Leslie was liberated while on a death march to Dachau on April 23, 1945. He remembers marching through the forests and watching his fellow prisoners who couldn’t walk any further being shot by the camp guards who were escorting them. Zoltan and Erwin Farkas, two Jewish brothers, helped save his life during this ordeal. Weakened by starvation, Leslie could barely walk; Zoltan and Erwin helped him to continue on and let him lean on them when he didn’t think he could go any further.
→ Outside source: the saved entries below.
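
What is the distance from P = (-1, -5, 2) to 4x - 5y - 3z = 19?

distance = |a·x₀ + b·y₀ + c·z₀ - d| / √(a² + b² + c²)
  = |4·(-1) + (-5)·(-5) + (-3)·2 - 19| / √(4² + (-5)² + (-3)²)
  = |-4 + 25 - 6 - 19| / √(16 + 25 + 9)
  = |-4| / √50
  = 4 / 7.071
  ≈ 0.5657

0.5657


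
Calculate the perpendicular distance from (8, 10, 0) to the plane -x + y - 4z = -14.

distance = |a·x₀ + b·y₀ + c·z₀ - d| / √(a² + b² + c²)
  = |(-1)·8 + 1·10 + (-4)·0 - (-14)| / √((-1)² + 1² + (-4)²)
  = |-8 + 10 + 0 + 14| / √(1 + 1 + 16)
  = |16| / √18
  = 16 / 4.243
  ≈ 3.771

3.771


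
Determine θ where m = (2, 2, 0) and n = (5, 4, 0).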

Leslie still recalls meeting an American for the first time on April 23, 1945. He was lying in a ditch by the side of the road, exhausted, sick, and starving, when someone appeared above him. The man asked him, “Are you a Jew?” When Leslie confirmed that he was indeed Jewish, the man said, “Shalom, I’m a Jew from New York.” The soldier took off his army jacket, wrapped it around Leslie, and carried him to an American Army field hospital. Leslie doesn’t recall the name of the American Army sergeant who helped save his life, but to this day he still cherishes his coat. He would like to thank this American and all the Americans in the Army field hospital where he was treated in Bavaria. He considers April 23, his liberation day, to be a holiday, and he celebrates it every year.
Leslie arrived in the Kloster Indersdorf displaced persons camp on August 27, 1945, and was reunited with his friends Zoltan and Erwin. Greta Fischer, one of the administrators at Indersdorf, took Leslie to Regensburg, Germany, to buy him a suit to wear before he emigrated to England in November 1947. He wants everyone to know how wonderful people were to him after the war. The nuns at Kloster Indersdorf, Greta Fischer, and the American soldiers who would occasionally drop in on the children to check on them “were very kind to us.” When he arrived in England he stayed in a Jewish hostel in Manchester. He kept his promise to God and went to yeshiva for one year. After that he worked in the East End of London helping to make handbags, buttons, bows, and belts. Leslie went on to open his own dress manufacturing company, Roslyn Fashions, whose labels read Eve Rose of London. He married his late wife, Eve, in 1956. After having lost nearly all of his relatives, Leslie “wanted a family more than anything.” In 1979 Leslie and Eve moved to Canada. They were married for 49 years before Eve’s death from leukemia in 2004. Leslie and Eve had two children, Roslyn and Steven. Leslie has one granddaughter.
Several years after Eve’s death, Leslie moved back to England to be close to his daughter. At the age of 83, he married his second wife, Miriam, on April 3, 2011, in Tel Aviv. Leslie considered himself to be nonreligious for about 40 years. Now, however, he lives close to a synagogue, where he goes to pray every morning. He also speaks frequently about his wartime experiences. His favorite audiences are schoolchildren and teachers. “I don’t hate anyone. From hate everyone suffered. We should have love for one another. I speak from my heart. I lost all of my family because of my faith. I want you, your children, and your children’s children to remember.” He wants to spread this message to everyone.
Leslie returned to Auschwitz as a free man on May 16, 2011, the anniversary of the day he arrived there as a prisoner 67 years earlier. There he lit nine candles and with a rabbi said Kaddish, the Jewish prayer of mourning, for the members of his family who died in the Holocaust.